Shook Attorneys Submit Amicus Brief to U.S. Supreme Court Urging Patent Claim Construction Changes
Shook, Hardy & Bacon Seattle Managing Partner Bart Eppenauer, Seattle Partner Bill Harmon, Chicago Partner Lynn Murray and San Francisco Partner Rachael Smith submitted an amicus brief to the U.S. Supreme Court on behalf of the Intellectual Property Owners Association.
IPOA, a trade organization that advocates for effective and affordable IP ownership rights and counts several Fortune 500 companies as members, is the latest group to encourage the U.S. Supreme Court to change the patent claim construction standard for America Invents Act reviews by the Patent Trial and Appeal Board. Critics of the current approach say it is harmful to the patent system.

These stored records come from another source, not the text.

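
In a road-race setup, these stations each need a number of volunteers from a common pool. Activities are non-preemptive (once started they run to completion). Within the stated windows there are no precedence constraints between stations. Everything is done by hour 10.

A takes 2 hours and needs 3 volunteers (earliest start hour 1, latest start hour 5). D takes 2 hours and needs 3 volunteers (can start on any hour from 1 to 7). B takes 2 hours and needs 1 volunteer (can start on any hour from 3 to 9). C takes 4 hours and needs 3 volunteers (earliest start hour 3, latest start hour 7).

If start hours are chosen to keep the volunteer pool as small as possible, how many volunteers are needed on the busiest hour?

3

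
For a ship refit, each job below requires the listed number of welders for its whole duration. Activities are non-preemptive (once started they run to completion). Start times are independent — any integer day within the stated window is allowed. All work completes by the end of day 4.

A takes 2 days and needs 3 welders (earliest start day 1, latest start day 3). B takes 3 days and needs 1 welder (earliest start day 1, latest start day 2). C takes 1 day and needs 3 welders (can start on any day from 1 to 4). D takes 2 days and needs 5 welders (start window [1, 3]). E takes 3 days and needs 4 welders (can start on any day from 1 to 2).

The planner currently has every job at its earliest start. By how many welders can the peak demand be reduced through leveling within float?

Early-start peak: d1:16  d2:13  d3:5  d4:0 ⇒ 16.
Leveled (A@1, B@1, C@1, D@3, E@2): d1:7  d2:8  d3:10  d4:9 ⇒ 10.
Reduction 16 − 10 = 6.

6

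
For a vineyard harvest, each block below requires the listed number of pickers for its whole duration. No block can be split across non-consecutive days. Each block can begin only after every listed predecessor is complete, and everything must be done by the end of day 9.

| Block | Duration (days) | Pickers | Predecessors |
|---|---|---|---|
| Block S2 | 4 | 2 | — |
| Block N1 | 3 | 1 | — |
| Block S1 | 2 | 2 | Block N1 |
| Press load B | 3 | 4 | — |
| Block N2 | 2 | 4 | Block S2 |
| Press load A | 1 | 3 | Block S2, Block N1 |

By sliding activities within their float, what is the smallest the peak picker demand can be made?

Early-start (Block S2@1, Block N1@1, Block S1@4, Press load B@1, Block N2@5, Press load A@5) gives peak 9: d1:7  d2:7  d3:7  d4:4  d5:9  d6:4  d7:0  d8:0  d9:0.
Shift Block S1→5, Press load B→4, Block N2→7, Press load A→9.
Schedule Block S2@1, Block N1@1, Block S1@5, Press load B@4, Block N2@7, Press load A@9: d1:3  d2:3  d3:3  d4:6  d5:6  d6:6  d7:4  d8:4  d9:3 — peak 6.

6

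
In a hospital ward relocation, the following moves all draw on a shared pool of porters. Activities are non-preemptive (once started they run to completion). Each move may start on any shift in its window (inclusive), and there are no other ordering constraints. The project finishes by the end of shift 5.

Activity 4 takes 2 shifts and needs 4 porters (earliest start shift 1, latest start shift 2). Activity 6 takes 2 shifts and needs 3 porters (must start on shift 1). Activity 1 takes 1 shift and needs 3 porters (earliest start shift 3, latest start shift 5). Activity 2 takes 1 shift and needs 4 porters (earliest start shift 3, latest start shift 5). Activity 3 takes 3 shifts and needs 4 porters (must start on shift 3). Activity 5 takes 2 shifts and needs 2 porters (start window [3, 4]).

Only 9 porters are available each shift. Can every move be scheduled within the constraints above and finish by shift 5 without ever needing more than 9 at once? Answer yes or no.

yes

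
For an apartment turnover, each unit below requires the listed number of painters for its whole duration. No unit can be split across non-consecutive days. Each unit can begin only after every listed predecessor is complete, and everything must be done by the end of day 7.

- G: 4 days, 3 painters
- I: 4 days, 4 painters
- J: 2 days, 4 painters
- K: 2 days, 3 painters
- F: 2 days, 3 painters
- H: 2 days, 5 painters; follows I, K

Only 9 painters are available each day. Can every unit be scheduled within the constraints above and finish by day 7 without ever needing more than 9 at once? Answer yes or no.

no

The minimum achievable peak is 10; 9 < 10, so no feasible schedule stays within the cap.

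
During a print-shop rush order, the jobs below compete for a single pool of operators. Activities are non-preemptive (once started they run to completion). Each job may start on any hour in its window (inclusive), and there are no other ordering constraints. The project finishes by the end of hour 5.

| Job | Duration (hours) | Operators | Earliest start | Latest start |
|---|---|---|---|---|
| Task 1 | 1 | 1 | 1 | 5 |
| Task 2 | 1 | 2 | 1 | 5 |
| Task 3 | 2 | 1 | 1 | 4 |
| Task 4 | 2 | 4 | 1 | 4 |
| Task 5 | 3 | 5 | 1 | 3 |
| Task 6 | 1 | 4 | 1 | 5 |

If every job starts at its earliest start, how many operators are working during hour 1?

At early start, hour 1 has: Task 1, Task 2, Task 3, Task 4, Task 5, Task 6.
Demand: 1 + 2 + 1 + 4 + 5 + 4 = 17.

17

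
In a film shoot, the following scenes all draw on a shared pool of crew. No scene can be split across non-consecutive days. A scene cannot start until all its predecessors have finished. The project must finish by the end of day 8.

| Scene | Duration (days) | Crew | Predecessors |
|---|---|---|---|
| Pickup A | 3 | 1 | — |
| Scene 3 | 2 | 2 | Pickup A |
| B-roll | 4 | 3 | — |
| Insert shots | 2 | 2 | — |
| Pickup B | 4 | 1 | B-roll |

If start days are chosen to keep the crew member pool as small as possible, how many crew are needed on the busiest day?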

IPOA’s brief supports the position of Cuozzo Speed Technologies LLC, whose lawsuit has reached the Supreme Court; Cuozzo was the first company to have a patent invalidated in an AIA inter partes review. Cuozzo, IPOA and other companies and interest groups all advocate that the Supreme Court require the PTAB to follow the standards prescribed to district courts, which is to construe claims by giving them their “plain and ordinary meaning.” The PTAB has been instructed, in the America Invents Act, to construe claims of challenged patents by giving them their “broadest reasonable interpretation.” This broader standard, argues Cuozzo, results in too many patent claims being ruled invalid.
In addition to its Shook team, IPOA is represented by Kevin H. Rhodes and Steven W. Miller of the IPOA.
A March 8, 2016, Law360 article covered the IPOA brief and issue in more depth.
The case is Cuozzo Speed Technologies v. Lee.